A gratuidade extrajudicial representa um dos pilares mais fundamentais para a garantia da cidadania e do pleno acesso à justiça no ordenamento jurídico brasileiro. Historicamente, o debate sobre a isenção de custos concentrava-se predominantemente na esfera jurisdicional, voltado à isenção de custas processuais. Contudo, a evolução normativa demonstrou que a pacificação social, a proteção de direitos fundamentais e a regularização documental da população exigem que a gratuidade alcance também os SERVIÇOS NOTARIAIS E REGISTRAIS (Cartórios). Recentemente, a regulamentação do tema ganhou um contorno ainda mais moderno e protetivo com a edição do PROVIMENTO CNJ nº 221, de 22 de abril de 2026, cujas diretrizes foram comunicadas no Estado do Rio de Janeiro por meio do AVISO CGJ/RJ nº 251/2026 (D.O. de 26/05/2026).
O presente artigo tem como objetivo analisar em detalhes a importância do acesso gratuito aos serviços extrajudiciais, as regras específicas aplicáveis no Estado do Rio de Janeiro e, especialmente, as inovações trazidas pelo normativo recente do Conselho Nacional da Justiça no âmbito do Registro Civil das Pessoas Naturais.
A IMPORTÂNCIA DA GRATUIDADE NA VIA JUDICIAL E EXTRAJUDICIAL
O acesso à justiça é uma garantia assegurada expressamente no artigo 5º, inciso LXXV, da CONSTITUIÇÃO FEDERAL, que impõe ao Estado o dever de prestar assistência jurídica integral e gratuita àqueles que comprovarem insuficiência de recursos.

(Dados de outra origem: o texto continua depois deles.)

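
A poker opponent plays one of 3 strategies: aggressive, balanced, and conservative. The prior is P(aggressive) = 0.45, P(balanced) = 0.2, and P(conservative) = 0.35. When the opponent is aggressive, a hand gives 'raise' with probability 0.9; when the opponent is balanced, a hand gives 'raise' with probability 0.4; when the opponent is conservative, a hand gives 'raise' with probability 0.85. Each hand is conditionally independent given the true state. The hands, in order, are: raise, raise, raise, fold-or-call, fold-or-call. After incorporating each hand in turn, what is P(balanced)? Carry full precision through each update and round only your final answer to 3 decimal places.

Each posterior becomes the prior for the next update.
After 'raise': normaliser = 0.9·0.4500 + 0.4·0.2000 + 0.85·0.3500; P(aggressive) ≈ 0.5176, P(balanced) ≈ 0.1022, P(conservative) ≈ 0.3802
After 'raise': normaliser = 0.9·0.5176 + 0.4·0.1022 + 0.85·0.3802; P(aggressive) ≈ 0.5613, P(balanced) ≈ 0.0493, P(conservative) ≈ 0.3894
After 'raise': normaliser = 0.9·0.5613 + 0.4·0.0493 + 0.85·0.3894; P(aggressive) ≈ 0.5902, P(balanced) ≈ 0.0230, P(conservative) ≈ 0.3867
After 'fold-or-call': normaliser = 0.1·0.5902 + 0.6·0.0230 + 0.15·0.3867; P(aggressive) ≈ 0.4511, P(balanced) ≈ 0.1056, P(conservative) ≈ 0.4433
After 'fold-or-call': normaliser = 0.1·0.4511 + 0.6·0.1056 + 0.15·0.4433; P(aggressive) ≈ 0.2578, P(balanced) ≈ 0.3621, P(conservative) ≈ 0.3801

0.362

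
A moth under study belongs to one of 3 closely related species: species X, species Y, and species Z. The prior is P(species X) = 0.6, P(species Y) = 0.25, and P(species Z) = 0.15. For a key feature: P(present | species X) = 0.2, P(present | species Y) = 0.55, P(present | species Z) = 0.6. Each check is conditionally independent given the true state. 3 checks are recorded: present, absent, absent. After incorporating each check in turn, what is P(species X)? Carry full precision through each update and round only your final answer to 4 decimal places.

0.6451

Apply Bayes' rule sequentially, carrying P(species X) forward.
After 'present': normaliser = 0.2·0.6000 + 0.55·0.2500 + 0.6·0.1500; P(species X) ≈ 0.3453, P(species Y) ≈ 0.3957, P(species Z) ≈ 0.2590
After 'absent': normaliser = 0.8·0.3453 + 0.45·0.3957 + 0.4·0.2590; P(species X) ≈ 0.4952, P(species Y) ≈ 0.3191, P(species Z) ≈ 0.1857
After 'absent': normaliser = 0.8·0.4952 + 0.45·0.3191 + 0.4·0.1857; P(species X) ≈ 0.6451, P(species Y) ≈ 0.2339, P(species Z) ≈ 0.1210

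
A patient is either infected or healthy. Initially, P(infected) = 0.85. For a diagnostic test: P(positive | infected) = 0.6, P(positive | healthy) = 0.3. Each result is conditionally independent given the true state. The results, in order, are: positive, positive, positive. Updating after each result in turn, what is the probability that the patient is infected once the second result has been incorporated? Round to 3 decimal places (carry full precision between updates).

After 'positive': P(infected) = 0.6·0.8500 / (0.6·0.8500 + 0.3·0.1500) ≈ 0.9189
After 'positive': P(infected) = 0.6·0.9189 / (0.6·0.9189 + 0.3·0.0811) ≈ 0.9577

0.958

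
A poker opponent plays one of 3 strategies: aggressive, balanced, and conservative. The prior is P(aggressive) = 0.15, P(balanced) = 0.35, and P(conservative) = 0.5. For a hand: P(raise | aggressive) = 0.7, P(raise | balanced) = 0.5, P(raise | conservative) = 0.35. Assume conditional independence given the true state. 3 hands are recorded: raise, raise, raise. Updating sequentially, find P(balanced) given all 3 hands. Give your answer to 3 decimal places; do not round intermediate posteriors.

0.375

Apply Bayes' rule sequentially, carrying P(balanced) forward.
After 'raise': normaliser = 0.7·0.1500 + 0.5·0.3500 + 0.35·0.5000; P(aggressive) ≈ 0.2308, P(balanced) ≈ 0.3846, P(conservative) ≈ 0.3846
After 'raise': normaliser = 0.7·0.2308 + 0.5·0.3846 + 0.35·0.3846; P(aggressive) ≈ 0.3307, P(balanced) ≈ 0.3937, P(conservative) ≈ 0.2756
After 'raise': normaliser = 0.7·0.3307 + 0.5·0.3937 + 0.35·0.2756; P(aggressive) ≈ 0.4411, P(balanced) ≈ 0.3751, P(conservative) ≈ 0.1838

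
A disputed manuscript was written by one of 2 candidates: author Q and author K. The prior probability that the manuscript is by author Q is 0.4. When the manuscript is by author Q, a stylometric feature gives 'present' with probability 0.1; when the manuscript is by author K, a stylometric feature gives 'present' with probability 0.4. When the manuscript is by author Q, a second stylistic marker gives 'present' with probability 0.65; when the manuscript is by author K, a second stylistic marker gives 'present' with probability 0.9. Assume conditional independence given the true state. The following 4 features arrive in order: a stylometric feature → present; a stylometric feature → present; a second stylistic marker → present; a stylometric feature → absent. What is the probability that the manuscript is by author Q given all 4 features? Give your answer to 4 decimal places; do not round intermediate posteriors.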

Em total alinhamento com o mandamento constitucional, o Código de Processo Civil (Lei nº 13.105/2015) consolidou a extensão do benefício da justiça gratuita para a via extrajudicial.
O artigo 98, § 1º, inciso IX, do Código Fux estabelece de forma categórica que a gratuidade da justiça abrange os emolumentos devidos a NOTÁRIOS ou REGISTRADORES em decorrência da prática de registro, averbação ou qualquer outro ato notarial necessário à EFETIVAÇÃO de decisão judicial, bem como à continuidade de processo judicial no qual o benefício tenha sido concedido. Além disso, a gratuidade deferida à parte em sede judicial é extensível à prática de atos extrajudiciais independentemente de expressa manifestação da autoridade judiciária no mandado ou ofício, bastando a comprovação do deferimento no processo.
A VIA EXTRAJUDICIAL não funciona apenas como um complemento do Poder Judiciário, mas como um AMBIENTE AUTÔNOMO, seguro e célere de prevenção de litígios e de formalização dos atos da vida civil. Como bem aponta a doutrina especializada, o registro civil é o mecanismo apto para a constatação e publicação dos fatos e atos que definem o estado de uma pessoa física, sendo o repositório dos atos de estado civil (LUIZ GUILHERME LOUREIRO. Registros Públicos - Teoria e Prática, 2021). Sem a isenção de emolumentos, uma parcela significativa da população ficaria à margem da formalidade, incapaz de exercer plenamente os seus direitos civis e patrimoniais.
ATRIBUIÇÕES DO REGISTRO CIVIL DAS PESSOAS NATURAIS (RCPN)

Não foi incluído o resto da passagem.